Scientific Software Design?
Can we work out what these criteria are? If we could measure every aspect of the system (data that gets created, stored, communicated, the complexity of that data etc) then we have the physical side of the picture – what we still lack is all of those thorny subjective measures that matter. Remember though that these are the subjective measures that can be converted into objective measures. Each of those measures can thus be added to the mix. What’s left? All of the criteria that we don’t know to ask about, and all of the physical measurements that we don’t know how to make, or don’t even know we should make. That’s the elephant in the room. You don’t know what you don’t know. And if you did, then it would pretty immediately fall to some kind of scientific enquiry. But will we be in the same situation as science and mathematics was at the dawn of the 20th Century? Will we, like Lord Kelvin, declare that everything of substance about software architecture is known and all the future holds for us is the task of filling in the gaps?

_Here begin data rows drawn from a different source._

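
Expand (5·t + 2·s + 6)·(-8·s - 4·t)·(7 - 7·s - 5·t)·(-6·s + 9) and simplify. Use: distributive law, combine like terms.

(5·t + 2·s + 6)·(-8·s - 4·t)·(7 - 7·s - 5·t)·(-6·s + 9)
= (-40·s·t - 20·t^2 - 16·s^2 - 8·s·t - 48·s - 24·t)·(7 - 7·s - 5·t)·(-6·s + 9)    [distributive law]
= (-48·s·t - 20·t^2 - 16·s^2 - 48·s - 24·t)·(7 - 7·s - 5·t)·(-6·s + 9)    [combine like terms]
= (-336·s·t + 336·s^2·t + 240·s·t^2 - 140·t^2 + 140·s·t^2 + 100·t^3 - 112·s^2 + 112·s^3 + 80·s^2·t - 336·s + 336·s^2 + 240·s·t - 168·t + 168·s·t + 120·t^2)·(-6·s + 9)    [distributive law]
= (72·s·t + 416·s^2·t + 380·s·t^2 - 20·t^2 + 100·t^3 + 224·s^2 + 112·s^3 - 336·s - 168·t)·(-6·s + 9)    [combine like terms]
= -432·s^2·t + 648·s·t - 2496·s^3·t + 3744·s^2·t - 2280·s^2·t^2 + 3420·s·t^2 + 120·s·t^2 - 180·t^2 - 600·s·t^3 + 900·t^3 - 1344·s^3 + 2016·s^2 - 672·s^4 + 1008·s^3 + 2016·s^2 - 3024·s + 1008·s·t - 1512·t    [distributive law]
= 3312·s^2·t + 1656·s·t - 2496·s^3·t - 2280·s^2·t^2 + 3540·s·t^2 - 180·t^2 - 600·s·t^3 + 900·t^3 - 336·s^3 + 4032·s^2 - 672·s^4 - 3024·s - 1512·t    [combine like terms]

3312·s^2·t + 1656·s·t - 2496·s^3·t - 2280·s^2·t^2 + 3540·s·t^2 - 180·t^2 - 600·s·t^3 + 900·t^3 - 336·s^3 + 4032·s^2 - 672·s^4 - 3024·s - 1512·t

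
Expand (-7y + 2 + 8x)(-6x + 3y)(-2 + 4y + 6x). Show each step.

(-7y + 2 + 8x)(-6x + 3y)(-2 + 4y + 6x)
= (42xy - 21y^2 - 12x + 6y - 48x^2 + 24xy)(-2 + 4y + 6x)    [distributive law]
= (66xy - 21y^2 - 12x + 6y - 48x^2)(-2 + 4y + 6x)    [combine like terms]
= -132xy + 264xy^2 + 396x^2y + 42y^2 - 84y^3 - 126xy^2 + 24x - 48xy - 72x^2 - 12y + 24y^2 + 36xy + 96x^2 - 192x^2y - 288x^3    [distributive law]
= -144xy + 138xy^2 + 204x^2y + 66y^2 - 84y^3 + 24x + 24x^2 - 12y - 288x^3    [combine like terms]

-144xy + 138xy^2 + 204x^2y + 66y^2 - 84y^3 + 24x + 24x^2 - 12y - 288x^3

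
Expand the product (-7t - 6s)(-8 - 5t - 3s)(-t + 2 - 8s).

14t^2 + 112t - 394st - 35t^3 - 331st^2 - 426s^2t + 96s - 348s^2 - 144s^3

(-7t - 6s)(-8 - 5t - 3s)(-t + 2 - 8s)
= (56t + 35t^2 + 21st + 48s + 30st + 18s^2)(-t + 2 - 8s)    [distributive law]
= (56t + 35t^2 + 51st + 48s + 18s^2)(-t + 2 - 8s)    [combine like terms]
= -56t^2 + 112t - 448st - 35t^3 + 70t^2 - 280st^2 - 51st^2 + 102st - 408s^2t - 48st + 96s - 384s^2 - 18s^2t + 36s^2 - 144s^3    [distributive law]
= 14t^2 + 112t - 394st - 35t^3 - 331st^2 - 426s^2t + 96s - 348s^2 - 144s^3    [combine like terms]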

Are these unknown criteria like the unknown paths through a mathematical derivation? Are they the fatal flaw that unhinges any attempt to assess the quality of a design, or are they the features that turns software engineering into a weird amalgam of mathematics, physics and psychology? There will never be any way for us to unequivocally say that we have found all of the criteria that truly determine the quality of a design. Any criteria that we can think of we can objectify – but it’s the ones we can’t or don’t think of that will undermine our confidence in a design and doom us to traditional debates. Here’s a new way to state Hilbert’s 10th Problem:
Is there a way to fully enumerate all of the criteria that determine the quality of a software design?
Or to put it another way
Will we know when we know enough to distinguish good designs from bad?

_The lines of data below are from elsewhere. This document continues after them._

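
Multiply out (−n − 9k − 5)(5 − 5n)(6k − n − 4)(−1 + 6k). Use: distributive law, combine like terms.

(−n − 9k − 5)(5 − 5n)(6k − n − 4)(−1 + 6k)
= (−5n + 5n^2 − 45k + 45kn − 25 + 25n)(6k − n − 4)(−1 + 6k)    [distributive law]
= (20n + 5n^2 − 45k + 45kn − 25)(6k − n − 4)(−1 + 6k)    [combine like terms]
= (120kn − 20n^2 − 80n + 30kn^2 − 5n^3 − 20n^2 − 270k^2 + 45kn + 180k + 270k^2n − 45kn^2 − 180kn − 150k + 25n + 100)(−1 + 6k)    [distributive law]
= (−15kn − 40n^2 − 55n − 15kn^2 − 5n^3 − 270k^2 + 30k + 270k^2n + 100)(−1 + 6k)    [combine like terms]
= 15kn − 90k^2n + 40n^2 − 240kn^2 + 55n − 330kn + 15kn^2 − 90k^2n^2 + 5n^3 − 30kn^3 + 270k^2 − 1620k^3 − 30k + 180k^2 − 270k^2n + 1620k^3n − 100 + 600k    [distributive law]
= −315kn − 360k^2n + 40n^2 − 225kn^2 + 55n − 90k^2n^2 + 5n^3 − 30kn^3 + 450k^2 − 1620k^3 + 570k + 1620k^3n − 100    [combine like terms]

−315kn − 360k^2n + 40n^2 − 225kn^2 + 55n − 90k^2n^2 + 5n^3 − 30kn^3 + 450k^2 − 1620k^3 + 570k + 1620k^3n − 100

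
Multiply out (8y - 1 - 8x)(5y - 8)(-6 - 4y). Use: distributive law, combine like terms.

(8y - 1 - 8x)(5y - 8)(-6 - 4y)
= (40y^2 - 64y - 5y + 8 - 40xy + 64x)(-6 - 4y)    [distributive law]
= (40y^2 - 69y + 8 - 40xy + 64x)(-6 - 4y)    [combine like terms]
= -240y^2 - 160y^3 + 414y + 276y^2 - 48 - 32y + 240xy + 160xy^2 - 384x - 256xy    [distributive law]
= 36y^2 - 160y^3 + 382y - 48 - 16xy + 160xy^2 - 384x    [combine like terms]

36y^2 - 160y^3 + 382y - 48 - 16xy + 160xy^2 - 384x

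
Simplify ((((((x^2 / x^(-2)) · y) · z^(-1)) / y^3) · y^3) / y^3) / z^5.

x^4y^(-2)z^(-6)

((((((x^2 / x^(-2)) · y) · z^(-1)) / y^3) · y^3) / y^3) / z^5
= (((((x^4 · y) · z^(-1)) / y^3) · y^3) / y^3) / z^5    [quotient of powers]
= x^4y^(-2)z^(-6)    [quotient of powers; product of powers]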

The spirit of the enlightenment is fading. That much is certain. The resurgence of religiosity in all parts of the world is a backward step. It pulls us away from that pioneering spirit that Kant called a maturing of the human spirit. Maturity is no longer needing authority figures to tell us what to think. He was talking about the grand program to roll back the stifling power of the church. In software design we still cling to the idea that there are authority figures that are infallible. When they proclaim a design as sound, then we use it without further analysis. Design patterns are our scriptures, and traditional wisdom the ultimate authority by which we judge our designs. I want to see the day when scientific method is routinely brought to bear on software designs. Only then will we have reached the state of maturity where we can judge each design on its objective merits. I wonder what the Readify Tech List will be like then?